Small Business Loan Portfolio Monitoring Changes in the Past 10 Years
As we enter the next economic downturn, the time has come to hit the pause button and assess a few lessons learned from the 2008 financial crisis. As we look over the past decade, we can find areas to apply that knowledge to the new world we live in today.
Different from 2008, today the federal government has made legislative changes protecting the small business owners and community with the Payroll Protection Program. Virtually every financial institution I have spoken with in the last 60 days has now scrambled to deploy a strategy with both clients and prospective clients to fulfill the needs of the PPP program. Now, we face the challenge on how we track these loans and monitor these relationships. Additionally, how do we satisfy the SBA’s requirement for Forgiveness, and assess this newfound risk we as a financial industry have just taken on in the last 30 days. Ironically, this all just happens to coincide with what some would consider a CECL “pandemic” that impacted the publicly traded institutions as well.
My observations in the last 12 years in what high performing banks did to survive and thrive in portfolio risk management and monitoring:
Automating the Portfolio Monitoring Processes Is Not Just for Big Banks Anymore
Some of the greatest lift the Baker Hill team has seen in automation over the last five years has come from institutions in the $1-$3B asset range that have been proactive in automation here. Kudos to the leadership team of the smaller financial institutions that have taken this leap of faith in technology and now have the infrastructure in place to monitor the PPP portfolio while also improving their efficiency ratio.

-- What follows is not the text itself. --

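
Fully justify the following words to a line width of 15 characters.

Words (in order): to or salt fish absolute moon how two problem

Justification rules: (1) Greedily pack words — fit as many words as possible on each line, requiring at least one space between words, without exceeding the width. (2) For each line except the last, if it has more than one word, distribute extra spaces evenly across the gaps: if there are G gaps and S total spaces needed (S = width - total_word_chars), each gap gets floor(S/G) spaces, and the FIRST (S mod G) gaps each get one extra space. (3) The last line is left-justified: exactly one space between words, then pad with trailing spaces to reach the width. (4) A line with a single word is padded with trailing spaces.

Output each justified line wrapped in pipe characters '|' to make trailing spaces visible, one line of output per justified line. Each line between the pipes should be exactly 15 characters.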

Internal Core System Data Does Not Tell the Whole Story, so Banks and Credit Unions Must Leverage External Credit Data In Tandem As Well
Over time, borrowers have realized and become much savvier as to how to prioritize which creditors get paid and when. As their banker, you are likely their highest priority for re-payment, but how do you know when they have gone delinquent with other creditors? And in doing so, wouldn’t delinquency with other creditors become a “leading” indicator and therefore more predictive?
Financial Statement Data is Not a Leading Indicator, but a Trailing Indicator
As a kid, it was always nice to look out the back window of the station wagon on vacations to see where we came from, but thankfully Dad was driving, and Mom was navigating the curvy roads ahead. Folks, I got news for you, almost all small businesses are going to look good based on financial statement and tax return data from 2019. For a small business relationship (thanks to PPP) you may need to re-evaluate using this as a tool for your small business relationships. This requirement will never be replaced for your larger relationships, such as your CRE portfolio, but for the thousands of new small business relationships, many of which below $100k, it will only slow your process down and make the bank more inefficient.
So, Without Relying on Financial Statements on a Small Business Relationship, What Are Other More Predictive Leading Indicators?
By segmenting your portfolio and starting small. If you harness your internal core system data to monitor metrics like payment performance, line utilization and deposit trends, and then combine this with a quarterly rescore from Experian that provides one of the industry’s most predictive blended credit scores, you no longer need to rely on financial statements that burden both your team and your small business client.
For Those Documents That Are Required by Your Auditors and Examiners, You Can Provide Your Small Business Borrowers a Portal to Upload This Information Securely
Based on a 2019 study by Oberlo, Generation X represent 44% of new business owners today.
Being the first of the paperless generations, they are more than comfortable delivering necessary information electronically to your institution. They do not like spending money on paper and ink cartridges any more than I have the last eight weeks at home, so let’s save a few trees and provide them the means to deliver this critical information electronically. There are even a handful of LOS systems today than can now extract your clients tax return and financial statement data electronically from your clients accounting systems, making the process even easier for both borrower and banker. Ask your rep to learn more about this option.
And Finally, an Automated Portfolio Risk Management System Isn’t Just to Find Delinquent Accounts Anymore
As with our overall economy, the small business segment will ebb and flow with success. Businesses that may have struggled in their first year will hit their stride in the second or maybe third years. The data is there, and technology rules now exist that will identify opportunities in your small business portfolio as well. Collecting historical trend data will support where you can safely expand your relationships in the future. For some small business owners, they won’t think to ask you to expand their line of credit with you but have demonstrated historically both the propensity and capacity to so. Trust your technology partner and their best practices to identify those relationships that you can expand on, before your competitor beats you to it!